CFTC Commissioner Dan Berkovitz voted against the revision and cited that the proposed changes would make it difficult, if not impossible, to enforce since it would leave implementing significant requirements to the discretion of the banking entities.
“It would create presumptions of compliance that would be nearly impossible to overcome, and eliminate numerous reporting requirements,” he wrote in a separate prepared statement.
The CFTC approved these changes last week by voting via the seriatim process, in which no public meeting takes place.
“The process can be efficient handling matters of complexity,” said Chairman Tarbert during his opening remarks. “It’s also good for the public to have opportunities to see our agency in action. Although this is the first meeting of my chairmanship, it won’t be my last.”
Commissioner Berkovitz also took exception to how the Commission approved the rule change.

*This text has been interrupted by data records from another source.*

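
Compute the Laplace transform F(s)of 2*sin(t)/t 2*atan(1/s)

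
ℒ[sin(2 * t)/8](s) 1/(4 * (s^2 + 4))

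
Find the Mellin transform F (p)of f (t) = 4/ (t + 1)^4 2 * gamma (p) * gamma (4 - p)/3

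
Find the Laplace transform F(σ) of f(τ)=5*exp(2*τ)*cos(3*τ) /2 5*(σ - 2) /(2*((σ - 2) ^2 + 9) ) 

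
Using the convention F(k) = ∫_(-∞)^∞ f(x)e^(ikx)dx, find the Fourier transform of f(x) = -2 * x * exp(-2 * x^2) -sqrt(2) * I * sqrt(pi) * k * exp(-k^2/8)/4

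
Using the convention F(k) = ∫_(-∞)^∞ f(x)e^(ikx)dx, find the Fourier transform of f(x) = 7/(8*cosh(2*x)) 7*pi/(16*cosh(pi*k/4))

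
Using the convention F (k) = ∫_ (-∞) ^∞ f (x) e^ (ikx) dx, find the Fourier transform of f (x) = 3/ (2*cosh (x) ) 3*pi/ (2*cosh (pi*k/2) ) 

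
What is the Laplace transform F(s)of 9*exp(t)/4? 9/(4*(s - 1))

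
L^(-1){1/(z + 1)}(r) exp(-r)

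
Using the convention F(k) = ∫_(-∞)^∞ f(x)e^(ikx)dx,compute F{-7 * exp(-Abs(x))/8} -7/(4 * k^2 + 4)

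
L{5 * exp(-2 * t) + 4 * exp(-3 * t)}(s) 4/(s + 3) + 5/(s + 2)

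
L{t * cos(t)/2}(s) (s^2 - 1)/(2 * (s^2 + 1)^2)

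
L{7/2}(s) 7/(2 * s)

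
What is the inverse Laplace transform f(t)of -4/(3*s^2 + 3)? -4*sin(t)/3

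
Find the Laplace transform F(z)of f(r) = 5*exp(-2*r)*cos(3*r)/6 5*(z + 2)/(6*((z + 2)^2 + 9))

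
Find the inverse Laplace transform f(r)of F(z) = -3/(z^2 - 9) -sinh(3*r)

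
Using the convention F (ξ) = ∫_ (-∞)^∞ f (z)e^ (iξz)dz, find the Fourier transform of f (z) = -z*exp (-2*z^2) -sqrt (2)*I*sqrt (pi)*ξ*exp (-ξ^2/8)/8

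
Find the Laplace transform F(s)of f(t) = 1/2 1/(2*s)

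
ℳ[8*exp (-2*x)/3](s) 2^ (3 - s)*gamma (s)/3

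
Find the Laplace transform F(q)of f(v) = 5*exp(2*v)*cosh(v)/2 5*(q - 2)/(2*((q - 2)^2 - 1))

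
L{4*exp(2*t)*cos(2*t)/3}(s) 4*(s - 2)/(3*((s - 2)^2 + 4))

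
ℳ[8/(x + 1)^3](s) 4 * pi * (s - 2) * (s - 1)/sin(pi * s)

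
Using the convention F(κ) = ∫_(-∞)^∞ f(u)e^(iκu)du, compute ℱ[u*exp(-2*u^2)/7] sqrt(2)*I*sqrt(pi)*κ*exp(-κ^2/8)/56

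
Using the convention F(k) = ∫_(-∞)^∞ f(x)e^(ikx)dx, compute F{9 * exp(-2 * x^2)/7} 9 * sqrt(2) * sqrt(pi) * exp(-k^2/8)/14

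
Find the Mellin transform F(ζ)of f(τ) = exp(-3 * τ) gamma(ζ)/3^ζ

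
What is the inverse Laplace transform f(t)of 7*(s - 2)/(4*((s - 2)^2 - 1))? 7*exp(2*t)*cosh(t)/4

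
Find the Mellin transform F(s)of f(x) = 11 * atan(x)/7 -11 * pi * sec(pi * s/2)/(14 * s)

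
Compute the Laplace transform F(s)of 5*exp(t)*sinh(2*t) 10/((s - 1)^2 - 4)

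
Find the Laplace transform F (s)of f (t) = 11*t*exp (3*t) 11/ (s - 3)^2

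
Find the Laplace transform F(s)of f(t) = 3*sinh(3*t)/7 9/(7*(s^2 - 9))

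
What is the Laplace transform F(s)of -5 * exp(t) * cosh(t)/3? 5 * (1 - s)/(3 * s * (s - 2))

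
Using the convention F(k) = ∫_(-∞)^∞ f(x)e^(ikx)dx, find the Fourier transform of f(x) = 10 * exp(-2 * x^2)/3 5 * sqrt(2) * sqrt(pi) * exp(-k^2/8)/3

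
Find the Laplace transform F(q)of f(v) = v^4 24/q^5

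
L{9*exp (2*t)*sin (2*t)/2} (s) 9/ ( (s - 2)^2 + 4)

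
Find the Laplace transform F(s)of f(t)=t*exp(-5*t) (s + 5)^(-2)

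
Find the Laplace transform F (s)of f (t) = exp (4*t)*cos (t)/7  (s - 4)/ (7*( (s - 4)^2 + 1))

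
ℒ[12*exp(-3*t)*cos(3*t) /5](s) 12*(s + 3) /(5*((s + 3) ^2 + 9) ) 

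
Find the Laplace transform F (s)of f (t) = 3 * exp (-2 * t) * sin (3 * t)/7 9/ (7 * ( (s + 2)^2 + 9))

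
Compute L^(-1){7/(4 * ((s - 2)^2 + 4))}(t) 7 * exp(2 * t) * sin(2 * t)/8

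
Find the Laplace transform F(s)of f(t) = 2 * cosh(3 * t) 2 * s/(s^2 - 9)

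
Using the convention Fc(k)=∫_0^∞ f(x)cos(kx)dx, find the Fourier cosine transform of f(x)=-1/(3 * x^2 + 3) -pi * exp(-k)/6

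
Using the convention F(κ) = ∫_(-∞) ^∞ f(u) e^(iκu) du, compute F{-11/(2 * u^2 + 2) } -11 * pi * exp(-Abs(κ) ) /2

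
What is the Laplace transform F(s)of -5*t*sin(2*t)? -20*s/(s^2 + 4)^2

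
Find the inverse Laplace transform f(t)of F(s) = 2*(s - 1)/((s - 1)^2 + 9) 2*exp(t)*cos(3*t)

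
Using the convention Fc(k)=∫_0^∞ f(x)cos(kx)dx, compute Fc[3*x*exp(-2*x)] 3*(4 - k^2)/(k^2 + 4)^2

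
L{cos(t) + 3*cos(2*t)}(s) s/(s^2 + 1) + 3*s/(s^2 + 4)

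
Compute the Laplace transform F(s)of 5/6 5/(6 * s)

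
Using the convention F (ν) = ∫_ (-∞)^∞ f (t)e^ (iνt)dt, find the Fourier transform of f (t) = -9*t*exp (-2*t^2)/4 -9*sqrt (2)*I*sqrt (pi)*ν*exp (-ν^2/8)/32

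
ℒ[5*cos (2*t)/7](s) 5*s/ (7*(s^2 + 4))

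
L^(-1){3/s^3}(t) 3 * t^2/2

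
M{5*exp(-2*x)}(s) 5*gamma(s)/2^s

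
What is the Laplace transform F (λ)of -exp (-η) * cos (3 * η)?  (-λ - 1)/ ( (λ+1)^2+9)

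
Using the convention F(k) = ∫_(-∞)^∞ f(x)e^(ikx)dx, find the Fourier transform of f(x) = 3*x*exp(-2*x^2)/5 3*sqrt(2)*I*sqrt(pi)*k*exp(-k^2/8)/40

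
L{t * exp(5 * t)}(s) (s - 5)^(-2)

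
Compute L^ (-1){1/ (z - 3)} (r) exp (3*r)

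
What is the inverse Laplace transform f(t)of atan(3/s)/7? sin(3 * t)/(7 * t)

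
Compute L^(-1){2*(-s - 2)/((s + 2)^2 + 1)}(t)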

“The revised Volcker Rule includes a number of changes and additions not contemplated or adequately discussed in the notice of proposed rulemaking (NPRM) in violation of the Administrative Procedure Act (“APA”) requirements for public notice and comment for rulemakings,” he added.
The regulator then spent an hour discussing and eventually unanimously approving rules amending the position limits for securities futures products to be more aligned with the Securities and Exchange Commission’s position limits regarding stock options as well as eliminating portions of the Commission’s public rulemaking procedures that had been made redundant by the Administrative Procedures Act.
“Our Part 13 was intended to track the APA,” he noted. “The APA has changed over time, but our Part 13 has not. To avoid potential conflicts, we’re proposing to eliminate most of the provisions and default to the governing language of the APA.”
The CFTC maintained Section 13.2, which permits any person to petition the Commission for rulemaking, which does not exist in the APA.